If we add a disturbance the probability amplitude becomes

${\displaystyle Z=\int D\varphi \;\exp \left\{i\int d^{4}x\;\left[{1 \over 2}\left(\left(\partial \varphi \right)^{2}-m^{2}\varphi ^{2}\right)+J\varphi \right]\right\}}$.

If we integrate by parts and neglect boundary terms at infinity the probability amplitude becomes

${\displaystyle Z=\int D\varphi \;\exp \left\{i\int d^{4}x\;\left[-{1 \over 2}\varphi \left(\partial +m^{2}\right)\varphi +J\varphi \right]\right\}}$.

With the amplitude in this form it can be seen that the propagator is the solution of

${\displaystyle -\left(\partial ^{2}+m^{2}\right)D\left(x-y\right)=\delta ^{4}\left(x-y\right)}$.

From this it can be seen that

${\displaystyle D\left(k\right)\mid _{k_{0}=0}\;=\;{1 \over {\vec {k}}^{2}+m^{2}}}$.

The energy due to the static disturbances becomes (see Common integrals in quantum field theory)

${\displaystyle E=-{a_{1}a_{2} \over 4\pi r}\exp \left(-mr\right)}$

with

${\displaystyle r^{2}=\left({\vec {x}}_{1}-{\vec {x}}_{2}\right)^{2}}$

which is attractive and has a range of

${\displaystyle {1 \over m}}$.

Yukawa proposed that this field describes the force between two nucleons in an atomic nucleus. It allowed him to predict both the range and the mass of the particle, now known as the pion, associated with this field.

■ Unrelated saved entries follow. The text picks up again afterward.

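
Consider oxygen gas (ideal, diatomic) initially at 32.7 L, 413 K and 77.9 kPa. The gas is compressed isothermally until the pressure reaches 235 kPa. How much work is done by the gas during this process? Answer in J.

-2810 J

n = P₁V₁/(RT₁) = 77.9×32.7/(8.314×413) = 0.742 mol.
Isothermal: T stays 413 K; PV = const ⇒ V₂ = 10.8 L, P₂ = 235 kPa.
W = nRT ln(V₂/V₁) = 0.742×8.314×413×ln(0.331) = -2810 J.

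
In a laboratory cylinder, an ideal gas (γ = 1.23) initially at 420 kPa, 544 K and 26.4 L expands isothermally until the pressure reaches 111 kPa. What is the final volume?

99.9 L

Isothermal: T stays 544 K; PV = const ⇒ V₂ = 99.9 L, P₂ = 111 kPa.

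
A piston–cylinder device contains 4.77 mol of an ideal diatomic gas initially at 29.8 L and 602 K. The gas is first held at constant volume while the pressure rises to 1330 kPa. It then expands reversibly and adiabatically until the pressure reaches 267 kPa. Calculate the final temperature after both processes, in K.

632 K

P₁ = nRT₁/V₁ = 4.77×8.314×602/29.8 = 801 kPa.
Step 1 — Isochoric: V stays 29.8 L; P/T = const ⇒ T₂ = 999 K, P₂ = 1330 kPa.
W = 0 (no volume change).
ΔU = nCvΔT = 4.77×20.8×(999−602) = 39400 J.
Q = ΔU = 39400 J.
State after step 1: P = 1330 kPa, V = 29.8 L, T = 999 K.
Step 2 — Adiabatic: T₂/T₁ = (P₂/P₁)^((γ−1)/γ) ⇒ T₂ = 999×(0.201)^0.286 = 632 K; V₂ = 93.8 L.
ΔU = nCvΔT = 4.77×20.8×(632−999) = -36500 J.
Q = 0 for an adiabatic process, so W = −ΔU = 36500 J.
Net over both steps: W = 36500 J, Q = 39400 J, ΔU = 2940 J.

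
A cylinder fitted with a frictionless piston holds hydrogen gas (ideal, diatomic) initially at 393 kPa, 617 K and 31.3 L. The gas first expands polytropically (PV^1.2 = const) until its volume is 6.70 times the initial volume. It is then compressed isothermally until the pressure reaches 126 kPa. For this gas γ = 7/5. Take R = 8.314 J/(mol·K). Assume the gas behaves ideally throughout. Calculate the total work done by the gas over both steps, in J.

n = P₁V₁/(RT₁) = 393×31.3/(8.314×617) = 2.40 mol.
Step 1 — Polytropic n=1.2: T₂ = T₁(V₁/V₂)^(n−1) = 617×(0.149)^0.20 = 422 K; P₂ = P₁(V₁/V₂)^n = 40.1 kPa.
W = (P₁V₁−P₂V₂)/(n−1) = (393×31.3−40.1×210)/0.20 = 19500 J.
ΔU = nCvΔT = 2.40×20.8×(422−617) = -9730 J.
Q = ΔU + W = 9730 J.
State after step 1: P = 40.1 kPa, V = 210 L, T = 422 K.
Step 2 — Isothermal: T stays 422 K; PV = const ⇒ V₂ = 66.7 L, P₂ = 126 kPa.
ΔU = 0 (ideal gas, T constant).
W = nRT ln(V₂/V₁) = 2.40×8.314×422×ln(0.318) = -9630 J.
Q = ΔU + W = -9630 J.
Net over both steps: W = 9830 J, Q = 103 J, ΔU = -9730 J.

9830 J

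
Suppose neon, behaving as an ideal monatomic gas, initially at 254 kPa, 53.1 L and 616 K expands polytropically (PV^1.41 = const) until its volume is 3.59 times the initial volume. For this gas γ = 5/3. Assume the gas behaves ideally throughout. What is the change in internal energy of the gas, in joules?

n = P₁V₁/(RT₁) = 254×53.1/(8.314×616) = 2.63 mol.
Polytropic n=1.41: T₂ = T₁(V₁/V₂)^(n−1) = 616×(0.279)^0.41 = 365 K; P₂ = P₁(V₁/V₂)^n = 41.9 kPa.
For an ideal gas ΔU = nCvΔT with Cv = (3/2)R = 12.5 J/(mol·K).
ΔU = 2.63×12.5×(365−616) = -8250 J.

-8250 J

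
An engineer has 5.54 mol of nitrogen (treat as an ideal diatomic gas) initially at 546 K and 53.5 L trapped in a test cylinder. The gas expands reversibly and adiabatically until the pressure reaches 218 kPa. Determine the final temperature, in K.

P₁ = nRT₁/V₁ = 5.54×8.314×546/53.5 = 470 kPa.
Adiabatic: T₂/T₁ = (P₂/P₁)^((γ−1)/γ) ⇒ T₂ = 546×(0.464)^0.286 = 438 K; V₂ = 92.6 L.

438 K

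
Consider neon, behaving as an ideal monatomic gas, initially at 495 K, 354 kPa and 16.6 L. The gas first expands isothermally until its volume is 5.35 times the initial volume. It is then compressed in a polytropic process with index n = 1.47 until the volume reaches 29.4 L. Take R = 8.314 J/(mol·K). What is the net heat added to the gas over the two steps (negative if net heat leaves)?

7340 J

n = P₁V₁/(RT₁) = 354×16.6/(8.314×495) = 1.43 mol.
Step 1 — Isothermal: T stays 495 K; PV = const ⇒ V₂ = 88.8 L, P₂ = 66.2 kPa.
ΔU = 0 (ideal gas, T constant).
W = nRT ln(V₂/V₁) = 1.43×8.314×495×ln(5.35) = 9860 J.
Q = ΔU + W = 9860 J.
State after step 1: P = 66.2 kPa, V = 88.8 L, T = 495 K.
Step 2 — Polytropic n=1.47: T₂ = T₁(V₁/V₂)^(n−1) = 495×(3.02)^0.47 = 832 K; P₂ = P₁(V₁/V₂)^n = 336 kPa.
W = (P₁V₁−P₂V₂)/(n−1) = (66.2×88.8−336×29.4)/0.47 = -8520 J.
ΔU = nCvΔT = 1.43×12.5×(832−495) = 6010 J.
Q = ΔU + W = -2510 J.
Net over both steps: W = 1340 J, Q = 7340 J, ΔU = 6010 J.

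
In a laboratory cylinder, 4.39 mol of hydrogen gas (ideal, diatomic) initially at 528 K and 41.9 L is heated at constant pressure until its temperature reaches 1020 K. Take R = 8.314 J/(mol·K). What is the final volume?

80.9 L

P₁ = nRT₁/V₁ = 4.39×8.314×528/41.9 = 460 kPa.
Isobaric: P stays 460 kPa; V/T = const ⇒ T₂ = 1020 K, V₂ = 80.9 L.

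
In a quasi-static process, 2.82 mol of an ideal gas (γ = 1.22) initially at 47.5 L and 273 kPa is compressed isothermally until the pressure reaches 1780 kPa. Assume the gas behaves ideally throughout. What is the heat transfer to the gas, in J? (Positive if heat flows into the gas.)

-24300 J

T₁ = P₁V₁/(nR) = 273×47.5/(2.82×8.314) = 553 K.
Isothermal: T stays 553 K; PV = const ⇒ V₂ = 7.29 L, P₂ = 1780 kPa.
ΔU = 0 (ideal gas, T constant).
W = nRT ln(V₂/V₁) = 2.82×8.314×553×ln(0.153) = -24300 J.
Q = ΔU + W = -24300 J.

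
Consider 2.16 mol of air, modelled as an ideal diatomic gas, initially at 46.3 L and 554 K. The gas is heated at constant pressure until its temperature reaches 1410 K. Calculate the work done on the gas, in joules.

P₁ = nRT₁/V₁ = 2.16×8.314×554/46.3 = 215 kPa.
Isobaric: P stays 215 kPa; V/T = const ⇒ T₂ = 1410 K, V₂ = 118 L.
W = PΔV = 215×(118−46.3) kPa·L = 15400 J.
Work done on the gas = −W_by = -15400 J.

-15400 J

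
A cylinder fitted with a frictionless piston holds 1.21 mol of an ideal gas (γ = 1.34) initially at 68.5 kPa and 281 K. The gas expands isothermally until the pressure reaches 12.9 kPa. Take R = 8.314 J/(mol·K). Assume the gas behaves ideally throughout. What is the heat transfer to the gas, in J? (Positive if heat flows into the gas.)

V₁ = nRT₁/P₁ = 1.21×8.314×281/68.5 = 41.3 L.
Isothermal: T stays 281 K; PV = const ⇒ V₂ = 219 L, P₂ = 12.9 kPa.
ΔU = 0 (ideal gas, T constant).
W = nRT ln(V₂/V₁) = 1.21×8.314×281×ln(5.31) = 4720 J.
Q = ΔU + W = 4720 J.

4720 J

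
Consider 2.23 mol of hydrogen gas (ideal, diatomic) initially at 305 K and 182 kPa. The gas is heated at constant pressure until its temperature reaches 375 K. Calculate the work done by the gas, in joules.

1300 J

V₁ = nRT₁/P₁ = 2.23×8.314×305/182 = 31.1 L.
Isobaric: P stays 182 kPa; V/T = const ⇒ T₂ = 375 K, V₂ = 38.2 L.
W = PΔV = 182×(38.2−31.1) kPa·L = 1300 J.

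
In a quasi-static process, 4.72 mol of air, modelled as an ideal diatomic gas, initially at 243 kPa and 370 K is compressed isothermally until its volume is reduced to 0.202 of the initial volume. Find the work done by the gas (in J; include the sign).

-23200 J

V₁ = nRT₁/P₁ = 4.72×8.314×370/243 = 59.8 L.
Isothermal: T stays 370 K; PV = const ⇒ V₂ = 12.1 L, P₂ = 1200 kPa.
W = nRT ln(V₂/V₁) = 4.72×8.314×370×ln(0.202) = -23200 J.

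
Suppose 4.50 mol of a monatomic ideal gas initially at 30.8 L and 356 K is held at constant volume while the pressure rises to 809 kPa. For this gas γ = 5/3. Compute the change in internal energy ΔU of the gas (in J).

17400 J

P₁ = nRT₁/V₁ = 4.50×8.314×356/30.8 = 432 kPa.
Isochoric: V stays 30.8 L; P/T = const ⇒ T₂ = 666 K, P₂ = 809 kPa.
For an ideal gas ΔU = nCvΔT with Cv = (3/2)R = 12.5 J/(mol·K).
ΔU = 4.50×12.5×(666−356) = 17400 J.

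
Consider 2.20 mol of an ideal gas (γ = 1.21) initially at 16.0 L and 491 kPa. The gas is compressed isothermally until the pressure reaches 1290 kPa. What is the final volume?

6.09 L

T₁ = P₁V₁/(nR) = 491×16.0/(2.20×8.314) = 430 K.
Isothermal: T stays 430 K; PV = const ⇒ V₂ = 6.09 L, P₂ = 1290 kPa.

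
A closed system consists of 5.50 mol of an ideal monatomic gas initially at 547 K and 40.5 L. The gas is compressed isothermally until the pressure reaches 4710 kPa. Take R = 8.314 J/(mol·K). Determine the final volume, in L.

P₁ = nRT₁/V₁ = 5.50×8.314×547/40.5 = 618 kPa.
Isothermal: T stays 547 K; PV = const ⇒ V₂ = 5.31 L, P₂ = 4710 kPa.

5.31 L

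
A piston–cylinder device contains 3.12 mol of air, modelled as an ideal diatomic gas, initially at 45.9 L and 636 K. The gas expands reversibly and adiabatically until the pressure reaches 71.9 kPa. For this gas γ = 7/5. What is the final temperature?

402 K

P₁ = nRT₁/V₁ = 3.12×8.314×636/45.9 = 359 kPa.
Adiabatic: T₂/T₁ = (P₂/P₁)^((γ−1)/γ) ⇒ T₂ = 636×(0.200)^0.286 = 402 K; V₂ = 145 L.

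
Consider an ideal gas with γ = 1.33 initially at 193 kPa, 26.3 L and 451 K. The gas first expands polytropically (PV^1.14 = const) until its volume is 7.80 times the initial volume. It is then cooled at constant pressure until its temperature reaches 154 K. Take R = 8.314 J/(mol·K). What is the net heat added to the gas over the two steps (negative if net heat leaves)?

n = P₁V₁/(RT₁) = 193×26.3/(8.314×451) = 1.35 mol.
Step 1 — Polytropic n=1.14: T₂ = T₁(V₁/V₂)^(n−1) = 451×(0.128)^0.14 = 338 K; P₂ = P₁(V₁/V₂)^n = 18.6 kPa.
W = (P₁V₁−P₂V₂)/(n−1) = (193×26.3−18.6×205)/0.14 = 9060 J.
ΔU = nCvΔT = 1.35×25.2×(338−451) = -3840 J.
Q = ΔU + W = 5220 J.
State after step 1: P = 18.6 kPa, V = 205 L, T = 338 K.
Step 2 — Isobaric: P stays 18.6 kPa; V/T = const ⇒ T₂ = 154 K, V₂ = 93.4 L.
W = PΔV = 18.6×(93.4−205) kPa·L = -2070 J.
ΔU = nCvΔT = 1.35×25.2×(154−338) = -6290 J.
Q = ΔU + W = nCpΔT = -8360 J.
Net over both steps: W = 6990 J, Q = -3140 J, ΔU = -10100 J.

-3140 J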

Consider the spin-1 Proca Lagrangian with a disturbance

${\displaystyle {\mathcal {L}}[\varphi (x)]=-{1 \over 4}F_{\mu \nu }F^{\mu \nu }+{1 \over 2}m^{2}A_{\mu }A^{\mu }+A_{\mu }J^{\mu }}$

where

${\displaystyle F_{\mu \nu }=\partial _{\mu }A_{\nu }-\partial _{\nu }A_{\mu }}$

and charge is conserved

${\displaystyle \partial _{\mu }J^{\mu }=0}$.

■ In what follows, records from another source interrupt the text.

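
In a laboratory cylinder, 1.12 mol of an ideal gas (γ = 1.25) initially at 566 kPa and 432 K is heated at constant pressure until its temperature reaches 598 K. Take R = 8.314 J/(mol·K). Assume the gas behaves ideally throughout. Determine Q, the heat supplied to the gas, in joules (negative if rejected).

7730 J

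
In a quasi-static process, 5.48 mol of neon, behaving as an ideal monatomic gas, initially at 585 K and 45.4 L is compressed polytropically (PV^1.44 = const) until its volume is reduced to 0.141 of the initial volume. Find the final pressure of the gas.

P₁ = nRT₁/V₁ = 5.48×8.314×585/45.4 = 587 kPa.
Polytropic n=1.44: T₂ = T₁(V₁/V₂)^(n−1) = 585×(7.09)^0.44 = 1390 K; P₂ = P₁(V₁/V₂)^n = 9860 kPa.

9860 kPa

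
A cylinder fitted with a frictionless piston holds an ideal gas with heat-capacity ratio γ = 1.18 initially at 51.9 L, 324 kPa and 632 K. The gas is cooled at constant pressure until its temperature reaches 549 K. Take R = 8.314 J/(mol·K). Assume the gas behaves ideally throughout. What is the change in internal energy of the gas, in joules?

-12300 J

n = P₁V₁/(RT₁) = 324×51.9/(8.314×632) = 3.20 mol.
Isobaric: P stays 324 kPa; V/T = const ⇒ T₂ = 549 K, V₂ = 45.1 L.
For an ideal gas ΔU = nCvΔT with Cv = R/(γ−1) = 46.2 J/(mol·K).
ΔU = 3.20×46.2×(549−632) = -12300 J.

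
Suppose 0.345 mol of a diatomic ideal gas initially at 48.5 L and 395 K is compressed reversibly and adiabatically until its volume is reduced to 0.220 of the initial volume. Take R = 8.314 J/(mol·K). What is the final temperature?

P₁ = nRT₁/V₁ = 0.345×8.314×395/48.5 = 23.4 kPa.
Adiabatic: TV^(γ−1) = const ⇒ T₂ = 395×(4.55)^0.400 = 724 K; PV^γ = const ⇒ P₂ = 195 kPa.

724 K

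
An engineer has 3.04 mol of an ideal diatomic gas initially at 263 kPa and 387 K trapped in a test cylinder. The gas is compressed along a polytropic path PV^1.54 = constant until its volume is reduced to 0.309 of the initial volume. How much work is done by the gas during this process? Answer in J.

V₁ = nRT₁/P₁ = 3.04×8.314×387/263 = 37.2 L.
Polytropic n=1.54: T₂ = T₁(V₁/V₂)^(n−1) = 387×(3.24)^0.54 = 730 K; P₂ = P₁(V₁/V₂)^n = 1600 kPa.
W = (P₁V₁−P₂V₂)/(n−1) = (263×37.2−1600×11.5)/0.54 = -16000 J.

-16000 J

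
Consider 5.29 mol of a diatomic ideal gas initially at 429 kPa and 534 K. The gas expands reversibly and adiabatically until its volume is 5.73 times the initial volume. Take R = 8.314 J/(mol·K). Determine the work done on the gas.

V₁ = nRT₁/P₁ = 5.29×8.314×534/429 = 54.7 L.
Adiabatic: TV^(γ−1) = const ⇒ T₂ = 534×(0.175)^0.400 = 266 K; PV^γ = const ⇒ P₂ = 37.2 kPa.
ΔU = nCvΔT = 5.29×20.8×(266−534) = -29500 J.
Q = 0 for an adiabatic process, so W = −ΔU = 29500 J.
Work done on the gas = −W_by = -29500 J.

-29500 J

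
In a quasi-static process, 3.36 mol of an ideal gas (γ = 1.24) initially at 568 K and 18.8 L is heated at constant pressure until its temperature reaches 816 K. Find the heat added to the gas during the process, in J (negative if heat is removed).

P₁ = nRT₁/V₁ = 3.36×8.314×568/18.8 = 844 kPa.
Isobaric: P stays 844 kPa; V/T = const ⇒ T₂ = 816 K, V₂ = 27.0 L.
W = PΔV = 844×(27.0−18.8) kPa·L = 6930 J.
ΔU = nCvΔT = 3.36×34.6×(816−568) = 28900 J.
Q = ΔU + W = nCpΔT = 35800 J.

35800 J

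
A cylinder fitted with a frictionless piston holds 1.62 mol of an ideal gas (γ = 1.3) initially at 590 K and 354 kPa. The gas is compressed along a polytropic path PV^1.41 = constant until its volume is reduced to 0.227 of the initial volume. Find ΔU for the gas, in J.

22200 J

V₁ = nRT₁/P₁ = 1.62×8.314×590/354 = 22.4 L.
Polytropic n=1.41: T₂ = T₁(V₁/V₂)^(n−1) = 590×(4.41)^0.41 = 1080 K; P₂ = P₁(V₁/V₂)^n = 2860 kPa.
For an ideal gas ΔU = nCvΔT with Cv = R/(γ−1) = 27.7 J/(mol·K).
ΔU = 1.62×27.7×(1080−590) = 22200 J.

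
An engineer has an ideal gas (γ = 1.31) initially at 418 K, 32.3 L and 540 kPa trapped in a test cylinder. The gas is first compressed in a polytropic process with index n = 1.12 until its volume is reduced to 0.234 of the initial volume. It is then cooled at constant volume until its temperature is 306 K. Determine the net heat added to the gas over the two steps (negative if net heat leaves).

n = P₁V₁/(RT₁) = 540×32.3/(8.314×418) = 5.02 mol.
Step 1 — Polytropic n=1.12: T₂ = T₁(V₁/V₂)^(n−1) = 418×(4.27)^0.12 = 498 K; P₂ = P₁(V₁/V₂)^n = 2750 kPa.
W = (P₁V₁−P₂V₂)/(n−1) = (540×32.3−2750×7.56)/0.12 = -27700 J.
ΔU = nCvΔT = 5.02×26.8×(498−418) = 10700 J.
Q = ΔU + W = -17000 J.
State after step 1: P = 2750 kPa, V = 7.56 L, T = 498 K.
Step 2 — Isochoric: V stays 7.56 L; P/T = const ⇒ T₂ = 306 K, P₂ = 1690 kPa.
W = 0 (no volume change).
ΔU = nCvΔT = 5.02×26.8×(306−498) = -25800 J.
Q = ΔU = -25800 J.
Net over both steps: W = -27700 J, Q = -42800 J, ΔU = -15100 J.

-42800 J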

Moreover, we assume that there is only a time-like component ${\displaystyle J^{0}}$ to the disturbance. In ordinary language, this means that there is a charge at the points of disturbance, but there are no electric currents.

If we follow exactly the same procedure as we did with the Yukawa potential we find that

${\displaystyle D\left(k\right)\mid _{k_{0}=0}\;=\;-{1 \over {\vec {k}}^{2}+m^{2}}}$

and

${\displaystyle E={a_{1}a_{2} \over 4\pi r}\exp \left(-mr\right)}$

which has the opposite sign to the Yukawa case.

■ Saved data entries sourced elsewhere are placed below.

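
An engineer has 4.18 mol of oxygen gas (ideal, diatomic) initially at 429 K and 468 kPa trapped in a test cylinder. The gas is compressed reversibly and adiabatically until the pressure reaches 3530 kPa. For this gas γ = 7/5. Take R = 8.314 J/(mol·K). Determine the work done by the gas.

-29100 J

V₁ = nRT₁/P₁ = 4.18×8.314×429/468 = 31.9 L.
Adiabatic: T₂/T₁ = (P₂/P₁)^((γ−1)/γ) ⇒ T₂ = 429×(7.54)^0.286 = 764 K; V₂ = 7.52 L.
ΔU = nCvΔT = 4.18×20.8×(764−429) = 29100 J.
Q = 0 for an adiabatic process, so W = −ΔU = -29100 J.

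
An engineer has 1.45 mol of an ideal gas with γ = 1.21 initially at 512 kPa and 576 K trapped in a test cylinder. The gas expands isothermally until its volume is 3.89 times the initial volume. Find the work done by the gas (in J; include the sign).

V₁ = nRT₁/P₁ = 1.45×8.314×576/512 = 13.6 L.
Isothermal: T stays 576 K; PV = const ⇒ V₂ = 52.8 L, P₂ = 132 kPa.
W = nRT ln(V₂/V₁) = 1.45×8.314×576×ln(3.89) = 9430 J.

9430 J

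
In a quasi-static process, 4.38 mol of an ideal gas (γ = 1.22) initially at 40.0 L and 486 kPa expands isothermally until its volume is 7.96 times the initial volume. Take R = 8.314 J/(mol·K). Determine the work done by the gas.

T₁ = P₁V₁/(nR) = 486×40.0/(4.38×8.314) = 534 K.
Isothermal: T stays 534 K; PV = const ⇒ V₂ = 318 L, P₂ = 61.1 kPa.
W = nRT ln(V₂/V₁) = 4.38×8.314×534×ln(7.96) = 40300 J.

40300 J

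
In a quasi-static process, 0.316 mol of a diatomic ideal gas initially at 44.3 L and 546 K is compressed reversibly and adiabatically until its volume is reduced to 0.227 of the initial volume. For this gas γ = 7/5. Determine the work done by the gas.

P₁ = nRT₁/V₁ = 0.316×8.314×546/44.3 = 32.4 kPa.
Adiabatic: TV^(γ−1) = const ⇒ T₂ = 546×(4.41)^0.400 = 988 K; PV^γ = const ⇒ P₂ = 258 kPa.
ΔU = nCvΔT = 0.316×20.8×(988−546) = 2900 J.
Q = 0 for an adiabatic process, so W = −ΔU = -2900 J.

-2900 J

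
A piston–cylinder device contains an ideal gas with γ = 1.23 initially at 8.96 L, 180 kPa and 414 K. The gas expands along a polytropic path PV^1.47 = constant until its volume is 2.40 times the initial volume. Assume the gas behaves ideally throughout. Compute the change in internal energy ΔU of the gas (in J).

-2370 J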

In the limit of zero photon mass, the Lagrangian reduces to the Lagrangian for electromagnetism. Therefore the energy reduces to the potential energy for the Coulomb force and the coefficients ${\displaystyle a_{1}}$ and ${\displaystyle a_{2}}$ are proportional to the electric charge. Unlike the Yukawa case, like bodies, in this electrostatic case, repel each other.

The Lagrangian for the gravitational field, which we will not write down explicitly, is spin-2. The disturbance is generated by the stress-energy tensor ${\displaystyle T^{\mu \nu }}$. If the disturbances are at rest, then the only component of the stress-energy tensor that survives is the ${\displaystyle 00}$ component. If we use the same trick of giving the graviton some mass and then taking the mass to zero at the end of the calculation the propagator becomes

${\displaystyle D\left(k\right)\mid _{k_{0}=0}\;=\;{4 \over 3}{1 \over {\vec {k}}^{2}+m^{2}}}$

and

${\displaystyle E=-{4 \over 3}{a_{1}a_{2} \over 4\pi r}\exp \left(-mr\right)}$,

which is once again attractive rather than repulsive. The coefficients are proportional to the masses of the disturbances. In the limit of small graviton mass, we recover the inverse-square behavior of Newton's Law.

Unlike the electrostatic case, however, taking the small-mass limit of the boson does not yield the correct result. A more rigorous treatment yields a factor of one in the energy rather than 4/3.